Parent Jill Pyles told the district in a formal complaint she was concerned about profanity in “Me and Earl and the Dying Girl,” a 2012 novel that was at Jamestown and Lafayette high schools.
“I appealed to the school board for [the] profanity and pornography policies,” Pyles told the school board at its March meeting.
“We look at the outside of the child's behavior, good grades, making a lot of money, college bound, but the inside of the child is important, they’re impressionable.”
She said the book contained “f-bombs” and “phone sex” and asked the school board to clarify its “profanity and pornography policies.”
Pyles filed her initial complaint on Feb. 2 and a committee assembled to review the book in March. A majority voted to keep it on the shelves.
Pyles appealed the school committee’s decision, leading Assistant Superintendent Catherine Worley to form a second committee at the district level, which overturned the ruling of the first committee and meant the book would be removed from the two high schools.
While the district informed school librarians at the impacted schools, no official announcement was made to the schools, parents or students that the book was being removed.
Chief Operating Officer Daniel Keever, who served on Worley’s committee, said removing the book wasn’t a ban.
“We haven’t banned anything. What we’ve said is this book is no longer going to be on our shelves,” Keever said.

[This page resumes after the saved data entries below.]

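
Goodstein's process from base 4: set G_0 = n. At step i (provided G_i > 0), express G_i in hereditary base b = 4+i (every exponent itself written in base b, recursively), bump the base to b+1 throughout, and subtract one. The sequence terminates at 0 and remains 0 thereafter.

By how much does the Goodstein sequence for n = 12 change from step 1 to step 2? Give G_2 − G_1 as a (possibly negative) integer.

1

base 4: 12 = 3·4; at 5: 3·5 = 15; next = 14
base 5: 14 = 2·5 + 4; at 6: 2·6 + 4 = 16; next = 15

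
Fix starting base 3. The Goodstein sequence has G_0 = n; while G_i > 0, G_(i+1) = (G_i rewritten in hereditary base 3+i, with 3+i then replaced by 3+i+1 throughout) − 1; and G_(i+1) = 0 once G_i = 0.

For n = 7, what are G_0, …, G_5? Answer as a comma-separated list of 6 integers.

7, 8, 9, 9, 9, 9

step 0: 7 = 2·3 + 1; sub 4 for 3: 2·4 + 1; = 9; G_1 = 9−1 = 8
step 1: 8 = 2·4; sub 5 for 4: 2·5; = 10; G_2 = 10−1 = 9
step 2: 9 = 5 + 4; sub 6 for 5: 6 + 4; = 10; G_3 = 10−1 = 9
step 3: 9 = 6 + 3; sub 7 for 6: 7 + 3; = 10; G_4 = 10−1 = 9
step 4: 9 = 7 + 2; sub 8 for 7: 8 + 2; = 10; G_5 = 10−1 = 9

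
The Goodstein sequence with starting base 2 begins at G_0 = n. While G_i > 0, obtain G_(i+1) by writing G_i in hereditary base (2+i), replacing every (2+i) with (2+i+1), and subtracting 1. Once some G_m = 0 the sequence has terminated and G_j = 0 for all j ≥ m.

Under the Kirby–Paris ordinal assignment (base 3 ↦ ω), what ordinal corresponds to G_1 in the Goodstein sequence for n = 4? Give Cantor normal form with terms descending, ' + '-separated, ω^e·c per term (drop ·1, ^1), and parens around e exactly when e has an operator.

G_0=4  [base 2] 2^2  →[2↦3]→  3^3 = 27  −1 ⇒ G_1=26
G_1=26  [base 3] 2·3^2 + 2·3 + 2  →[3↦4]→  2·4^2 + 2·4 + 2 = 42  −1 ⇒ G_2=41

ω^2·2 + ω·2 + 2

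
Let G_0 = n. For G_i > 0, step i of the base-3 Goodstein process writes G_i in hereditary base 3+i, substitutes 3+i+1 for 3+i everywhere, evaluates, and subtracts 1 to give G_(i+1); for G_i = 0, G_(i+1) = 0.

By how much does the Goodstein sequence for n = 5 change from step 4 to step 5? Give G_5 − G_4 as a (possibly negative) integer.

step 0: 5 = 3 + 2; sub 4 for 3: 4 + 2; = 6; G_1 = 6−1 = 5
step 1: 5 = 4 + 1; sub 5 for 4: 5 + 1; = 6; G_2 = 6−1 = 5
step 2: 5 = 5; sub 6 for 5: 6; = 6; G_3 = 6−1 = 5
step 3: 5 = 5; sub 7 for 6: 5; = 5; G_4 = 5−1 = 4
step 4: 4 = 4; sub 8 for 7: 4; = 4; G_5 = 4−1 = 3

-1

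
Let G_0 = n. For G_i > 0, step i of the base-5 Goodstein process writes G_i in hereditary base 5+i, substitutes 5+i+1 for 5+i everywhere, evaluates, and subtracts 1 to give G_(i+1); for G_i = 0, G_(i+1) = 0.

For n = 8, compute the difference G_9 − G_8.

-1

step 0: 8 = 5 + 3; sub 6 for 5: 6 + 3; = 9; G_1 = 9−1 = 8
step 1: 8 = 6 + 2; sub 7 for 6: 7 + 2; = 9; G_2 = 9−1 = 8
step 2: 8 = 7 + 1; sub 8 for 7: 8 + 1; = 9; G_3 = 9−1 = 8
step 3: 8 = 8; sub 9 for 8: 9; = 9; G_4 = 9−1 = 8
step 4: 8 = 8; sub 10 for 9: 8; = 8; G_5 = 8−1 = 7
step 5: 7 = 7; sub 11 for 10: 7; = 7; G_6 = 7−1 = 6
step 6: 6 = 6; sub 12 for 11: 6; = 6; G_7 = 6−1 = 5
step 7: 5 = 5; sub 13 for 12: 5; = 5; G_8 = 5−1 = 4
step 8: 4 = 4; sub 14 for 13: 4; = 4; G_9 = 4−1 = 3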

“Students who may be interested in this book still have the option through the local library to access that book electronically through the relationship our school division has with the local public library.”
Adeleine Mcknight, a sophomore at Jamestown High, said limiting access to books hurts students.
“If the majority of us aren’t talking about it and telling [the school board] that we don’t agree with this and that this is hurting us, then they’re going to continue listening to the parents who are saying things because the parents are being louder than us,” McKnight said.
Williamsburg-James City County’s complaint is the latest in continuing challenges to book access in schools across the country for a range of complaints, from profanity to what some parents consider inappropriate discussions of sexual and gender identity.
In Virginia Beach, the school board is considering a district-wide policy to define what is considered sexually explicit and how school libraries should handle it.
It follows a few years of individual books being considered for removal by the city’s school board.
Williamsburg-James City County Public Schools and Virginia Beach Public Schools are members of the Hampton Roads Educational Telecommunications Association, which holds WHRO's license.